For better or worse, I'm a pretty abstract person, but I've always been at a loss to understand what this sort of thing means. Is it Spinoza's pantheism, a congruence of nature and God? Or is it more like The Force? (There is deep wisdom in popular culture if one only knows where to look for it). Is the "cosmic creativity" also behind, say, evil (no creation without destruction)? Or is that just what makes it so mysterious?
To paraphrase something Stanley Fish once wrote, I've never been sure that religion is something that one can subtract God from and still have something left. That's why I'm not convinced that Buddhism is a religion--a profound and culturally powerful tradition of thought and practice, yes, but not a religion.

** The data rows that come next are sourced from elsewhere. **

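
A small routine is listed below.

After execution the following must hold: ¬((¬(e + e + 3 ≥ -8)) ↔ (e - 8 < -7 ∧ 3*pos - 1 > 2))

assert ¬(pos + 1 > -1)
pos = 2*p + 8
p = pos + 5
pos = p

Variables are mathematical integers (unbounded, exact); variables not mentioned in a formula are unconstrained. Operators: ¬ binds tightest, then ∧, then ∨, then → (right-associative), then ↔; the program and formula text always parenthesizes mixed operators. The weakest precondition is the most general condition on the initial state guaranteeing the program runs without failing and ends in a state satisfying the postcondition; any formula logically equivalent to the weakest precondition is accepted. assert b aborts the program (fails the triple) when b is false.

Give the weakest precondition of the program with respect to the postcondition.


Working backward. After the program, the postcondition ¬((¬(e + e + 3 ≥ -8)) ↔ (e - 8 < -7 ∧ 3*pos - 1 > 2)) must hold; in canonical form it is ¬((¬(2*e ≥ -11)) ↔ (e < 1 ∧ 3*pos > 3)).
Before pos := p: ¬((¬(2*e ≥ -11)) ↔ (e < 1 ∧ 3*p > 3))
Before p := pos + 5: ¬((¬(2*e ≥ -11)) ↔ (e < 1 ∧ 3*pos > -12))
Before pos := 2*p + 8: ¬((¬(2*e ≥ -11)) ↔ (e < 1 ∧ 6*p > -36))
Before assert ¬(pos + 1 > -1): (¬(pos > -2)) ∧ (¬((¬(2*e ≥ -11)) ↔ (e < 1 ∧ 6*p > -36)))
Answer: WP = (¬(pos > -2)) ∧ (¬((¬(2*e ≥ -11)) ↔ (e < 1 ∧ 6*p > -36)))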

Once the possibility of the supernatural drops out, call it a fellowship, or a philosophy seminar, or a therapy group, but not a church. In fact, the minister described in the story is essentially doing pastoral therapy, that is, trying to respectfully manage belief systems in a way that is beneficial by secular standards.
And yet...there is an undeniable sense of the sacred and sublime, experiences that must be psychological, yet cannot be viewed as merely psychological. That is, they denote not the supernatural, but their essence vanishes when fussily isolated and manipulated by instrumental reason ("Let go, Luke!"). Art, love, the natural sublime, ethical practice, and (the absence of) God fall in this category of willed acceptance (the acceptance of the need for acceptance as it were), the willing suspension not of disbelief per se, but of reductionism and radical skepticism. The sacred is found where Reason averts its gaze, not for the sake of gratification or chaos, but of a greater good. It is the paradox of the mind trying to stay out of its own way, of glories glimpsed only out of the corner of the eye.